An SVM can learn from training data using different settings, or hyperparameters [38]. The best set of hyperparameters for the dataset at hand are usually approximated by a so-called grid search. This search is performed by training and validating the classifier multiple times, each time with a different permutation of hyperparameters. The hyperparameters with the best validation results is then used for the actual training. Percolator uses a nested three-fold cross-validation step within each training set to perform a grid-search. The two training subsets are divided once again into three parts, of which two at the time serve as training data, and the third as validation data. The nested cross-validation is performed for each combination of hyperparameters, so that the best combination can be chosen for training the classifier on the two top-level training sets. The nested cross-validation scheme used in Percolator is illustrated in Figure 4.

Figure 4
figure 4

Nested three-fold cross-validation procedure of Percolator. Each of the three cross-validation training sets are further divided into three nested cross-validation sets, intended to select the most suitable hyperparameters for the SVM training procedure. Just as for the global cross-validation scheme, different permutations of two subsets for training and one subset for testing are used to evaluate each set of hyperparameters.

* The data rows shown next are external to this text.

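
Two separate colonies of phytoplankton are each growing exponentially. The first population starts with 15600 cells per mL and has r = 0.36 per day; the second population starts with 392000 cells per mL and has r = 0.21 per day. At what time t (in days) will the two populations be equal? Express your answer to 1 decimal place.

Set 15600·e^(0.36t) = 392000·e^(0.21t).
e^((0.36 − 0.21)t) = 392000/15600 → e^(0.15·t) = 25.128.
0.15·t = ln(25.128) = 3.224, so t = 3.224/0.15 = 21.493.

21.5 days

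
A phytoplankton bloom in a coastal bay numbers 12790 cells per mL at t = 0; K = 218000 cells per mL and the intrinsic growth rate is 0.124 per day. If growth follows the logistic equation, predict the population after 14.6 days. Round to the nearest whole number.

A = (K − N₀)/N₀ = (218000 − 12790)/12790 = 16.045.
N(t) = K/(1 + A·e^(−rt)) = 218000/(1 + 16.045×e^(−0.124×14.6)).
e^(−1.81) = 0.16359; denominator = 1 + 16.045×0.16359 = 3.6247.
N = 218000/3.6247 = 60142.8.

60143 cells per mL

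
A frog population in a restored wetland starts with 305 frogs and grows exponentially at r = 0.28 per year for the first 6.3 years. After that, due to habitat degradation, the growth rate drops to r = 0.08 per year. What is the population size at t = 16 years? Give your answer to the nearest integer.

Phase 1: N(6.3) = 305·e^(0.28×6.3) = 305·e^1.764 = 1779.9.
Phase 2 runs for 16 − 6.3 = 9.7 years at r = 0.08.
N(16) = 1779.9·e^(0.08×9.7) = 1779.9·e^0.776 = 3867.3.

3867 frogs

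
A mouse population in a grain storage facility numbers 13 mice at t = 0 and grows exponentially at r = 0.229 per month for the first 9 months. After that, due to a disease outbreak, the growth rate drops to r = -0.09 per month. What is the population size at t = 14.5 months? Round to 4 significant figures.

62.24 mice

Phase 1: N(9) = 13·e^(0.229×9) = 13·e^2.061 = 102.1.
Phase 2 runs for 14.5 − 9 = 5.5 months at r = -0.09.
N(14.5) = 102.1·e^(-0.09×5.5) = 102.1·e^-0.495 = 62.237.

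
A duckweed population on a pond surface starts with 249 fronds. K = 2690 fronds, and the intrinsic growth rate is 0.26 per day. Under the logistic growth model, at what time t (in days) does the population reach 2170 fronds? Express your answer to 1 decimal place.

14.3 days

A = (K − N₀)/N₀ = (2690 − 249)/249 = 9.8032.
Solve 2690/(1 + 9.8032·e^(−0.26t)) = 2170: 1 + 9.8032·e^(−0.26t) = 1.2396, so e^(−0.26t) = 0.0244442.
−0.26·t = ln(0.0244442) = -3.7114, so t = 3.7114/0.26 = 14.274.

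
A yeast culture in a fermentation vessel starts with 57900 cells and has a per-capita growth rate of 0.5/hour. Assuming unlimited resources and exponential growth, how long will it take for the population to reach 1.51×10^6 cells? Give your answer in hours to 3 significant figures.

6.52 hours

Set N₀·e^(rt) = 1.51×10^6: e^(0.5·t) = 1.51×10^6/57900 = 26.079.
0.5·t = ln(26.079) = 3.2611, so t = 3.2611/0.5 = 6.5223.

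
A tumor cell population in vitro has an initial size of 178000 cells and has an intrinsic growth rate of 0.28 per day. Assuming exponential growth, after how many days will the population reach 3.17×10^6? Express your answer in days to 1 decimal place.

Set N₀·e^(rt) = 3.17×10^6: e^(0.28·t) = 3.17×10^6/178000 = 17.809.
0.28·t = ln(17.809) = 2.8797, so t = 2.8797/0.28 = 10.285.

10.3 days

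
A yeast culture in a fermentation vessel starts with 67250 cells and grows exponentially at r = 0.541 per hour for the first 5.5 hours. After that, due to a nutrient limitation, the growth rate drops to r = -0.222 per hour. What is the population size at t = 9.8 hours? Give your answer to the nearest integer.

507409 cells

Phase 1: N(5.5) = 67250·e^(0.541×5.5) = 67250·e^2.976 = 1.318061×10^6.
Phase 2 runs for 9.8 − 5.5 = 4.3 hours at r = -0.222.
N(9.8) = 1.318061×10^6·e^(-0.222×4.3) = 1.318061×10^6·e^-0.9546 = 507409.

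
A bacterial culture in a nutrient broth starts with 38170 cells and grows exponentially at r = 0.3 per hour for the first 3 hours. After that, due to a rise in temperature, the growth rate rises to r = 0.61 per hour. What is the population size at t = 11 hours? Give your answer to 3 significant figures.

Phase 1: N(3) = 38170·e^(0.3×3) = 38170·e^0.9 = 93883.1.
Phase 2 runs for 11 − 3 = 8 hours at r = 0.61.
N(11) = 93883.1·e^(0.61×8) = 93883.1·e^4.88 = 1.235789×10^7.

12400000 cells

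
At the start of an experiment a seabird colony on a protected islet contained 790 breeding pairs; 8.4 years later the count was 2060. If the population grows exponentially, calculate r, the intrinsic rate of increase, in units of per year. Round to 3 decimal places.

From N(t) = N₀·e^(rt): e^(r·8.4) = 2060/790 = 2.6076.
r·8.4 = ln(2.6076) = 0.95843, so r = 0.95843/8.4 = 0.1141.

0.114 per year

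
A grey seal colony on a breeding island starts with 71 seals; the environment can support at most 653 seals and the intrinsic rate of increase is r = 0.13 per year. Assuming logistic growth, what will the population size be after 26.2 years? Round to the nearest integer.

A = (K − N₀)/N₀ = (653 − 71)/71 = 8.1972.
N(t) = K/(1 + A·e^(−rt)) = 653/(1 + 8.1972×e^(−0.13×26.2)).
e^(−3.406) = 0.033174; denominator = 1 + 8.1972×0.033174 = 1.2719.
N = 653/1.2719 = 513.393.

513 seals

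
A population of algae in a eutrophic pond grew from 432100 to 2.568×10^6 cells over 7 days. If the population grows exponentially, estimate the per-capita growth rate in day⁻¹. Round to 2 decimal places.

0.25 per day

From N(t) = N₀·e^(rt): e^(r·7) = 2.568×10^6/432100 = 5.9431.
r·7 = ln(5.9431) = 1.7822, so r = 1.7822/7 = 0.2546.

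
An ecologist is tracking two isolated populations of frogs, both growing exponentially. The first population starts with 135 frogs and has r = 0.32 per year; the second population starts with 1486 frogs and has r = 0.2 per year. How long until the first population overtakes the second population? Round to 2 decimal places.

Set 135·e^(0.32t) = 1486·e^(0.2t).
e^((0.32 − 0.2)t) = 1486/135 → e^(0.12·t) = 11.007.
0.12·t = ln(11.007) = 2.3986, so t = 2.3986/0.12 = 19.988.

19.99 years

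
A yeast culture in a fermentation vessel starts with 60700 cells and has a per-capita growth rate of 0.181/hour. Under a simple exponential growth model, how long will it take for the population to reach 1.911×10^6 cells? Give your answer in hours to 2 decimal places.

Set N₀·e^(rt) = 1.911×10^6: e^(0.181·t) = 1.911×10^6/60700 = 31.483.
0.181·t = ln(31.483) = 3.4494, so t = 3.4494/0.181 = 19.058.

19.06 hours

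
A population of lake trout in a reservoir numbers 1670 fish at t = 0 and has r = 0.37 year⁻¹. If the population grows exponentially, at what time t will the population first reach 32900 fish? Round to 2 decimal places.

Set N₀·e^(rt) = 32900: e^(0.37·t) = 32900/1670 = 19.701.
0.37·t = ln(19.701) = 2.9806, so t = 2.9806/0.37 = 8.0558.

8.06 years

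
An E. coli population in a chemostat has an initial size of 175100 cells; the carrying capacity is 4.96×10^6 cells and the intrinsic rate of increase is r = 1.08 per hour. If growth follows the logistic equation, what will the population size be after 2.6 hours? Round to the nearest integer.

1872761 cells

A = (K − N₀)/N₀ = (4.96×10^6 − 175100)/175100 = 27.327.
N(t) = K/(1 + A·e^(−rt)) = 4.96×10^6/(1 + 27.327×e^(−1.08×2.6)).
e^(−2.808) = 0.060326; denominator = 1 + 27.327×0.060326 = 2.6485.
N = 4.96×10^6/2.6485 = 1.872761×10^6.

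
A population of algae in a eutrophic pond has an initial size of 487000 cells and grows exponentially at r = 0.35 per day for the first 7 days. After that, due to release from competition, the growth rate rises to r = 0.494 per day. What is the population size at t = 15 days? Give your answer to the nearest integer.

293685317 cells

Phase 1: N(7) = 487000·e^(0.35×7) = 487000·e^2.45 = 5.643525×10^6.
Phase 2 runs for 15 − 7 = 8 days at r = 0.494.
N(15) = 5.643525×10^6·e^(0.494×8) = 5.643525×10^6·e^3.952 = 2.936853×10^8.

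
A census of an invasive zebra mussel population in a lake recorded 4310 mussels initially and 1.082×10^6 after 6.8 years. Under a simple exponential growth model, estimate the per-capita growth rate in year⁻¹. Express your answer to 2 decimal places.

From N(t) = N₀·e^(rt): e^(r·6.8) = 1.082×10^6/4310 = 251.04.
r·6.8 = ln(251.04) = 5.5256, so r = 5.5256/6.8 = 0.81259.

0.81 per year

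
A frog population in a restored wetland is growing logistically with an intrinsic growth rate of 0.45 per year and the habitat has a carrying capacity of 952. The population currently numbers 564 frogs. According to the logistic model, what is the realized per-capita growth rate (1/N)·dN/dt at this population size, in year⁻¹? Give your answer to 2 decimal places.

0.18 per year

(1/N)·dN/dt = r(1 − N/K) = 0.45 × (1 − 564/952).
= 0.45 × 0.40756 = 0.1834.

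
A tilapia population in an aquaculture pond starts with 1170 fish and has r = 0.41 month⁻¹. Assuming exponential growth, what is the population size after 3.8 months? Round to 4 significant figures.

N(t) = N₀·e^(rt) = 1170 × e^(0.41×3.8) = 1170 × e^1.558.
e^1.558 ≈ 4.7493, so N ≈ 1170 × 4.7493 = 5556.7.

5557 fish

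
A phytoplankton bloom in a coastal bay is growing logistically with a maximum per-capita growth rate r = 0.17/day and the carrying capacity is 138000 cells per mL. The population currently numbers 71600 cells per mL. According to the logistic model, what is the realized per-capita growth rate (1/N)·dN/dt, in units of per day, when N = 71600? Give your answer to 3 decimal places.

(1/N)·dN/dt = r(1 − N/K) = 0.17 × (1 − 71600/138000).
= 0.17 × 0.48116 = 0.081797.

0.082 per day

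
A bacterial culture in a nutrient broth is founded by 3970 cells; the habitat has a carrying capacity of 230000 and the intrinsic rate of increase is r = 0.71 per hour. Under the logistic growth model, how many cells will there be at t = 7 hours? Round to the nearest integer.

A = (K − N₀)/N₀ = (230000 − 3970)/3970 = 56.935.
N(t) = K/(1 + A·e^(−rt)) = 230000/(1 + 56.935×e^(−0.71×7)).
e^(−4.97) = 0.0069431; denominator = 1 + 56.935×0.0069431 = 1.3953.
N = 230000/1.3953 = 164839.

164839 cells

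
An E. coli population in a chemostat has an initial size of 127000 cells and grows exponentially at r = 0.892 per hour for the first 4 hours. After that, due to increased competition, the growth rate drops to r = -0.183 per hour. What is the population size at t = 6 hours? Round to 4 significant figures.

3122000 cells

Phase 1: N(4) = 127000·e^(0.892×4) = 127000·e^3.568 = 4.501595×10^6.
Phase 2 runs for 6 − 4 = 2 hours at r = -0.183.
N(6) = 4.501595×10^6·e^(-0.183×2) = 4.501595×10^6·e^-0.366 = 3.121869×10^6.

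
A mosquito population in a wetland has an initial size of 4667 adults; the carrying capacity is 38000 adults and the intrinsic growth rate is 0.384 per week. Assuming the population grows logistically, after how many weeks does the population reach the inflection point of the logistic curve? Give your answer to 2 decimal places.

Logistic growth is fastest at N = K/2 = 19000.
A = (K − N₀)/N₀ = 7.1423. Set K/(1 + A·e^(−rt)) = K/2 → A·e^(−rt) = 1.
e^(−0.384t) = 1/7.1423 = 0.140011, so t = ln(7.1423)/0.384 = 1.966/0.384 = 5.1199.

5.12 weeks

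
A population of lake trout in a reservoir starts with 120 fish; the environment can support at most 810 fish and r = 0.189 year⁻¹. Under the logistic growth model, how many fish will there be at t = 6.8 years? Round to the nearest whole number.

313 fish

A = (K − N₀)/N₀ = (810 − 120)/120 = 5.75.
N(t) = K/(1 + A·e^(−rt)) = 810/(1 + 5.75×e^(−0.189×6.8)).
e^(−1.285) = 0.2766; denominator = 1 + 5.75×0.2766 = 2.5904.
N = 810/2.5904 = 312.69.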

Merging separated datasets

The cross-validation is necessary to prevent overfitting, but has the drawback that the three subsets of PSMs are scored by three different classifiers. These subsets cannot be directly compared, as each classifier produces a unique score learned from the features of its respective input examples. Nevertheless, for the researcher the three subsets have no experimental meaning and they must be merged into a single list of PSMs. To merge data points from multiple classifiers, they are given a normalized score, called the SVM score, based on the separation between target and decoy PSMs. In Percolator, the normalization is performed after an internal target-decoy analysis within each of the three classified subsets. The subset score corresponding to a q value of 0.01 is fixed to an SVM score of 0. And the median of the decoy PSM subset scores is set to -1. Both the target and the decoy PSM scores within the subset are normalized with the same linear transformation, using the above constrains. Figure 5 outlines in pseudo-code how the normalization and merging is done in practice.

Figure 5
figure 5

Percolator's algorithm for normalizing the scores from different cross-validation sets. The algorithm takes two inputs: a set  Y containing sets of PSMs, and a significance threshold α. Each PSM is represented as a tuple: a score and an accompanying boolean indicating whether this is a decoy PSM. The function qValue takes as input a set of scored PSMs and finds the minimal score that achieves the specified significance α, and MedianDecoy returns the median decoy score from the given set. The function returns a combined collection of normalized scores.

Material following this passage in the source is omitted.